Mio nonno c’era. Punto. Anche se non riesco a farmene una ragione. Soprattutto quando rileggo il discorso che il Duce tenne il 16 novembre di fronte alla Camera: “Mi sono rifiutato di stravincere, e potevo stravincere. Mi sono imposto dei limiti”. Cos’hai pensato, nonno, il giorno dopo, leggendo sui giornali quelle parole? Che Mussolini aveva ragione, che si era imposto dei limiti, e che non c’era nulla di illegale? E poi, lo hai letto davvero sui giornali oppure, quel 16 novembre, c’eri anche tu alla Camera, ammassato in tribuna con gli altri squadristi che applaudivano e urlavano? “Con trecentomila giovani armati di tutto punto, decisi a tutto e quasi misticamente pronti ad un mio ordine, io potevo castigare tutti coloro che hanno diffamato e tentato di infangare il Fascismo” continuò il Duce. Anche tu eri convinto che fosse giusto castigare gli oppositori del fascismo, nonno? “Potevo fare di quest’Aula sorda e grigia un bivacco di manipoli.” Mussolini, incoraggiato dagli applausi, fece una lunga pausa, poi, nonostante l’onorevole Modigliani avesse gridato dagli scranni: “Viva il Parlamento!”, riprese la parola alzando il tono della voce. “Potevo sprangare il Parlamento e costituire un Governo esclusivamente di fascisti. Potevo: ma non ho, almeno in questo primo tempo, voluto.” Almeno in questo primo tempo, appunto. Perché poi, come racconta Emilio Lussu nella Marcia su Roma e dintorni: “La parola era ormai detta [...] la Camera capì al volo, e la capitolazione, per una corrente magnetica, fu decisa in quel momento”. Con 116 voti contrari e 316 favorevoli – tra cui quelli di Bonomi, De Gasperi, Giolitti, Gronchi, Meda, Orlando, Salandra – la Camera votò la fiducia a Mussolini.

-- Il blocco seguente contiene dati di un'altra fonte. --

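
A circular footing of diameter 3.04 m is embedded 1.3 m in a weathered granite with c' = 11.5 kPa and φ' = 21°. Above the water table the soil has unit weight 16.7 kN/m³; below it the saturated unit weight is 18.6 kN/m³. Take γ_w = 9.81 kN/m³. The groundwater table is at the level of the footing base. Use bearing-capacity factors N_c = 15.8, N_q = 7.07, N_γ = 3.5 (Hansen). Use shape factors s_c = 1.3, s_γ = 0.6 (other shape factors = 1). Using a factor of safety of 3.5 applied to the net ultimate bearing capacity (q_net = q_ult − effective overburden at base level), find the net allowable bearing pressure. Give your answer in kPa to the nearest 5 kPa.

Effective surcharge at the founding depth q = γ·D_f = 16.7 × 1.3 = 21.71 kPa.
The water table coincides with the base, so in the self-weight term γ → γ' = 8.79 kN/m³.
q_ult = c·N_c·s_c + q·N_q + 0.5·γ·B·N_γ·s_γ
     = 11.5 × 15.8 × 1.3 + 21.71 × 7.07 + 0.5 × 8.79 × 3.04 × 3.5 × 0.6
     = 236.21 + 153.49 + 28.058 = 417.76 kPa.
Net ultimate: q_net = 417.76 − 21.71 = 396.05 kPa.
q_all(net) = 396.05 / 3.5 = 113.16 kPa.

q_all(net) ≈ 115 kPa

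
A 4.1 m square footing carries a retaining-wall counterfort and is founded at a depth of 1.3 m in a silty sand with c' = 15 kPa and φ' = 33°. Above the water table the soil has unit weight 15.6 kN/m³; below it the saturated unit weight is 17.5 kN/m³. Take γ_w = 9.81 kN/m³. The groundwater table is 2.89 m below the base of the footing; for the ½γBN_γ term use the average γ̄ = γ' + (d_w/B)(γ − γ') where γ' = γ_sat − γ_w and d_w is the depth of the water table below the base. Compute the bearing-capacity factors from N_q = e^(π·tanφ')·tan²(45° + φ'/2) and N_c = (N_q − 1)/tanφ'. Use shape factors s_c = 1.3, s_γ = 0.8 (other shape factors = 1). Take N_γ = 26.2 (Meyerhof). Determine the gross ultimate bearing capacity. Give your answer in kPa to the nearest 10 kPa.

q_ult ≈ 1850 kPa

tan33° = 0.6494, so N_q = e^(π×0.6494)·tan²(61.5°) = 7.692 × 3.392 = 26.09.
N_c = (26.09 − 1)/tan33° = 38.64.
Effective surcharge at the founding depth q = γ·D_f = 15.6 × 1.3 = 20.28 kPa.
With d_w = 2.89 m < B, γ̄ = 7.69 + (2.89/4.1) × (15.6 − 7.69) = 13.266 kN/m³.
q_ult = c·N_c·s_c + q·N_q + 0.5·γ·B·N_γ·s_γ
     = 15 × 38.638 × 1.3 + 20.28 × 26.092 + 0.5 × 13.266 × 4.1 × 26.2 × 0.8
     = 753.45 + 529.15 + 570 = 1852.6 kPa.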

Mio nonno c’era. E, nonostante tutta la buona volontà, non riesco proprio a capire come abbia potuto avallare la fine della democrazia. Non era anche per la libertà che ti eri battuto al fronte, nonno? Cos’hai pensato quando Mussolini, utilizzando la scusa del “fare”, del “realizzare”, del “non avere ostacoli o impicci”, chiese alla Camera di dargli i pieni poteri? “Senza i pieni poteri voi sapete benissimo che non si farebbe una lira, dico una lira, di economia” – che poi è sempre la stessa storia, ancora oggi, esattamente un secolo più tardi, quando è Salvini a chiedere i pieni poteri: non mi lasciano fare e gli italiani, delle parole, ne hanno le tasche piene!

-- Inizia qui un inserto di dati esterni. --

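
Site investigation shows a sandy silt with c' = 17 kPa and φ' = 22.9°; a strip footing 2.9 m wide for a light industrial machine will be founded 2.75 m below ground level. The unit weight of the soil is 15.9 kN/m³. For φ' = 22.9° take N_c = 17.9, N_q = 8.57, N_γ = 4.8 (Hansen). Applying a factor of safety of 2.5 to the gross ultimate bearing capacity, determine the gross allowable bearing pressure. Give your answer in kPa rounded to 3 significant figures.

q = γ·D_f = 15.9 × 2.75 = 43.725 kPa.
c·N_c = 17 × 17.9 = 304.3 kPa
q·N_q = 43.725 × 8.57 = 374.72 kPa
0.5·γ·B·N_γ = 0.5 × 15.9 × 2.9 × 4.8 = 110.66 kPa
q_ult = 304.3 + 374.72 + 110.66 = 789.69 kPa.
q_all = q_ult / FS = 789.69 / 2.5 = 315.87 kPa.

q_all ≈ 316 kPa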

Leggo e rileggo le pagine che Emilio Lussu dedica alla seduta del 16 novembre, alternando alcuni estratti del discorso di Mussolini alle reazioni dei deputati e del pubblico in aula, e ho una strana sensazione di déjà vu – torno indietro di qualche anno, quando anch’io sedevo tra gli scranni di Montecitorio e, in occasione di importanti provvedimenti, le tribune si riempivano: c’era chi fischiava o contestava impedendo a un deputato di parlare; c’erano i commessi che intervenivano; c’ero io, un giorno, che avevo preso la parola in discussione generale sulla legge sul fine vita. Volevo difendere la possibilità, per un malato terminale, di interrompere ogni terapia, comprese l’alimentazione e l’idratazione artificiali, e dalla tribuna mi era giunto un grido: «Assassina! Quale libertà difendi, Marzano? La libertà di morire?».
Marcia su Roma = sì (n° 108702 del brevetto)

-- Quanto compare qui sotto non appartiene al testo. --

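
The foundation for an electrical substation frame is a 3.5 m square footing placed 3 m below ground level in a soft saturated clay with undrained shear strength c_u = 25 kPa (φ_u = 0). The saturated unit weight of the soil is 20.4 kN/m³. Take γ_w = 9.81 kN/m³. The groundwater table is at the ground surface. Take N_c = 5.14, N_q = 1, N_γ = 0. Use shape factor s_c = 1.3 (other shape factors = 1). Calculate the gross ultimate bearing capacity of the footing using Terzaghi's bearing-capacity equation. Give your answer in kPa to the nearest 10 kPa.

q_ult ≈ 200 kPa

γ' = 20.4 − 9.81 = 10.59 kN/m³ (submerged throughout). q = 10.59 × 3 = 31.77 kPa.
c·N_c·s_c = 25 × 5.14 × 1.3 = 167.05 kPa
q·N_q = 31.77 × 1 = 31.77 kPa
q_ult = 167.05 + 31.77 = 198.82 kPa.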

Mio nonno c’era. E non mi importa nulla che, forse, lo fece in buonafede, credendo che la violenza fascista, comparata a quella dei bolscevichi negli anni 1919-1920, fosse una cosa da niente, come diceva il Duce. Mio nonno c’era e non ci sono scuse, non riesco a trovarne nemmeno una; non posso, non voglio, non sarebbe giusto.
E mio padre? Quali scuse ha lui per non avergli chiesto conto del tradimento della libertà e della democrazia? Non si è mai vergognato di quel Benito che si portava dentro, traccia indelebile di un passato che non passa mai?